The Aguero Sisters by Cristina Garcia

The Aguero Sisters by Cristina Garcia

Author:Cristina Garcia [Garcia, Cristina]
Language: eng
Format: epub, mobi
ISBN: 9780307803429
Publisher: Random House Publishing Group
Published: 2011-07-26T14:00:00+00:00


A MATTER OF GIFTS

KEY BISCAYNE

JUNE 1991

Reina unsnaps the top of her bikini and lies by the pool with her back to the morning sun. It’s been over a month since she arrived in Miami, and already she’s grown accustomed to the uneasy indolence of exile life. The Cuba she knows is fading in the luxury of her sister’s existence. Only a suitcase stuffed with her father’s mementos—taxidermic bats and birds, a few books and clothes, the framed photograph of her mother—remains of that disquieting time before her departure.

It seems to Reina that she’d been on the verge of some certainty in Havana. Now she wonders whether all certainty will be kept from her, wonders, in fact, whether certainty isn’t truly disaster in disguise.

At the Miami airport, Reina was stunned to see a vision of her mother rushing toward her at the gate. Constancia looks so much like Mami now, down to the minutest details, that Reina couldn’t help it—she studied her sister’s face like a blind woman, tried to read with her hands the grace and terror that lay hidden there.

“What a strange way of being dead!” she finally exclaimed.
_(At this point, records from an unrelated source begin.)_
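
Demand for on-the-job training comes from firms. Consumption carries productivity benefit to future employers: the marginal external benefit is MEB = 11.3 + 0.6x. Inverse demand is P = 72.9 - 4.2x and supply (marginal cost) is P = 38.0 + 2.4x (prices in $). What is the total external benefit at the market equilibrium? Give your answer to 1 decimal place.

Market equilibrium (private): 38.0 + 2.4x = 72.9 - 4.2x → x_m = 5.2879.
Total external benefit = ∫₀^{x_m} (11.3 + 0.6x) dx = 11.3×5.2879 + ½×0.6×5.2879² = 68.1418.

$68.1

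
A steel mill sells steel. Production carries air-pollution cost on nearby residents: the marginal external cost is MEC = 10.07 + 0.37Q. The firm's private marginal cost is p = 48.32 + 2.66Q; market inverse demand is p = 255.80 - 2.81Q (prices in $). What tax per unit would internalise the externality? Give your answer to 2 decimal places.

Social marginal cost = private MC + MEC = 58.39 + 3.03Q.
Set SMC = demand: 58.39 + 3.03Q = 255.80 - 2.81Q → Q* = 33.8031.
The Pigouvian tax equals MEC at Q*: 10.07 + 0.37×33.8031 = 22.5771.

tax = $22.58 per unit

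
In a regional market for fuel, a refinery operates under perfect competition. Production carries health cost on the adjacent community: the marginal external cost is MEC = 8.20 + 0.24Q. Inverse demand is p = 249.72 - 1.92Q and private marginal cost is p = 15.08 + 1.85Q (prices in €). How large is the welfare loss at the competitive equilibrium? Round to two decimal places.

Market equilibrium (private): 15.08 + 1.85Q = 249.72 - 1.92Q → Q_m = 62.2387.
Social marginal cost = private MC + MEC = 23.28 + 2.09Q.
Set SMC = demand: 23.28 + 2.09Q = 249.72 - 1.92Q → Q* = 56.4688.
Between Q* and Q_m the wedge SMC − demand runs linearly from 0 to MEC(Q_m), so the loss is a triangle.
DWL = ½ × 5.7699 × 23.1373 = 66.7500.

DWL = €66.75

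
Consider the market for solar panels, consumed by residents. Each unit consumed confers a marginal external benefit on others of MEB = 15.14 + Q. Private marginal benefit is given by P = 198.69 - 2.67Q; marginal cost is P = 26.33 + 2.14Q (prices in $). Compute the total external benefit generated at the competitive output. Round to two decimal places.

Market equilibrium (private): 26.33 + 2.14Q = 198.69 - 2.67Q → Q_m = 35.8337.
Total external benefit = ∫₀^{Q_m} (15.14 + 1.00Q) dQ = 15.14×35.8337 + ½×1.00×35.8337² = 1184.5492.

$1184.55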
It was her first direct utterance to Constancia in thirty years. Later, she stared at her sister for many more hours, considered her from every angle, until it made her frantic with grief.

Her first few nights in Miami, Reina slept in the same bed with Constancia, back to stomach, Reina on the outside protecting her slight, older sister, listening for messages from the dead. She and Constancia showered together, combed one another’s hair, fed each other tidbits from their dinner plates. All the while, Reina kept watch over her sister’s face as if it were a compelling tragedy.
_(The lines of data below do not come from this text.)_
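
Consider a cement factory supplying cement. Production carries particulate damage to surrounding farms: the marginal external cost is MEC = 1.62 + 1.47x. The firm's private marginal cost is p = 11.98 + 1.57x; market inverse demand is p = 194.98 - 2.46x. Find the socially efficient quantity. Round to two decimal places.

x* = 32.98

Social marginal cost = private MC + MEC = 13.60 + 3.04x.
Set SMC = demand: 13.60 + 3.04x = 194.98 - 2.46x → x* = 32.9782.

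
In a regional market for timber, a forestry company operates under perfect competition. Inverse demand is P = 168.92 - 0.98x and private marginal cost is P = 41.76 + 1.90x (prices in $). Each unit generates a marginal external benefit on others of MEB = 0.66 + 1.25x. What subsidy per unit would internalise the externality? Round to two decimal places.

Social marginal cost = private MC − MEB = 41.10 + 0.65x.
Set SMC = demand: 41.10 + 0.65x = 168.92 - 0.98x → x* = 78.4172.
The Pigouvian subsidy equals MEB at x*: 0.66 + 1.25×78.4172 = 98.6815.

subsidy = $98.68 per unit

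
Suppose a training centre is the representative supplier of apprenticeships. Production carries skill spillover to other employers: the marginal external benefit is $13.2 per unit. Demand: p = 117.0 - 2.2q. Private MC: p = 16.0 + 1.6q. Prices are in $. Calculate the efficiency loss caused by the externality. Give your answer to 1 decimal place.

Market equilibrium (private): 16.0 + 1.6q = 117.0 - 2.2q → q_m = 26.5789.
Social marginal cost = private MC − MEB = 2.8 + 1.6q.
Set SMC = demand: 2.8 + 1.6q = 117.0 - 2.2q → q* = 30.0526.
The loss is the area between SMC and demand from q* to q_m; with linear curves that's a triangle of height MEB(q_m).
DWL = ½ × 3.4737 × 13.2000 = 22.9264.

DWL = $22.9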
Reina wonders whether Mami’s face is only a superficial membrane, like her own patches of borrowed skin, or whether it penetrates further to the bone, to some basic molecular level. She can’t help thinking how everything is fundamentally electric, how natural currents flow near the surface of the earth, telluric and magnetic, how she is pulled again and again into the charged fields of her sister’s face.

If only Constancia would stop talking, stay mute sufficiently long enough for Mami to emerge. Reina finds intolerable the false expectations their mother’s visage sets up. There is a part of Reina that wants to address Mami directly, to risk everything—even if it means eradicating her sister—in the hope of retrieving her past.
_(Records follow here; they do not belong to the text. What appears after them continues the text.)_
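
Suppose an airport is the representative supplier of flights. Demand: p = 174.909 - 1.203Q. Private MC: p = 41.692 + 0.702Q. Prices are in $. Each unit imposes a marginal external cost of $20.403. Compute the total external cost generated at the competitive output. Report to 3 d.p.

Market equilibrium (private): 41.692 + 0.702Q = 174.909 - 1.203Q → Q_m = 69.9302.
Total external cost = MEC × Q_m = 20.403 × 69.9302 = 1426.7859.

$1426.786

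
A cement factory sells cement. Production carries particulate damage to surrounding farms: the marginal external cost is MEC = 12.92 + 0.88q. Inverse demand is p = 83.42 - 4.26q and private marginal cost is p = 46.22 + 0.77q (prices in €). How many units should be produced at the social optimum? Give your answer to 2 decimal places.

q* = 4.11

Social marginal cost = private MC + MEC = 59.14 + 1.65q.
Set SMC = demand: 59.14 + 1.65q = 83.42 - 4.26q → q* = 4.1083.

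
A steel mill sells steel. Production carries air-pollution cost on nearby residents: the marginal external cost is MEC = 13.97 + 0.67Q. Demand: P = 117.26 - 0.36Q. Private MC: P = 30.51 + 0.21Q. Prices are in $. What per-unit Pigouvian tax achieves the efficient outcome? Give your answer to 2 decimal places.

Social marginal cost = private MC + MEC = 44.48 + 0.88Q.
Set SMC = demand: 44.48 + 0.88Q = 117.26 - 0.36Q → Q* = 58.6935.
The Pigouvian tax equals MEC at Q*: 13.97 + 0.67×58.6935 = 53.2946.

tax = $53.29 per unit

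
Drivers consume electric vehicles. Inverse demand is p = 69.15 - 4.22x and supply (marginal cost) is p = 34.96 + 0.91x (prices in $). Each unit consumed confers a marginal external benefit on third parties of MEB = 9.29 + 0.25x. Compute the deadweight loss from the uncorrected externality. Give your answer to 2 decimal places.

Market equilibrium (private): 34.96 + 0.91x = 69.15 - 4.22x → x_m = 6.6647.
Social marginal benefit = demand + MEB = 78.44 - 3.97x.
Set SMB = MC: 78.44 - 3.97x = 34.96 + 0.91x → x* = 8.9098.
Height of the DWL triangle at x_m is SMB(x_m) − MC(x_m) = MEB(x_m) = 10.9562.
DWL = ½ × 2.2451 × 10.9562 = 12.2989.

DWL = $12.30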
After their mother died, Papá sent Reina and Constancia to a boarding school in Trinidad. That first rainy winter, a forest of politeness took root between them, starching the air they shared. Each time Reina tried to talk about Mami, Constancia covered her ears and hummed the national anthem. Although they spent years together at boarding school, by habit or cowardice—Reina isn’t sure which—she and Constancia never discussed their mother again.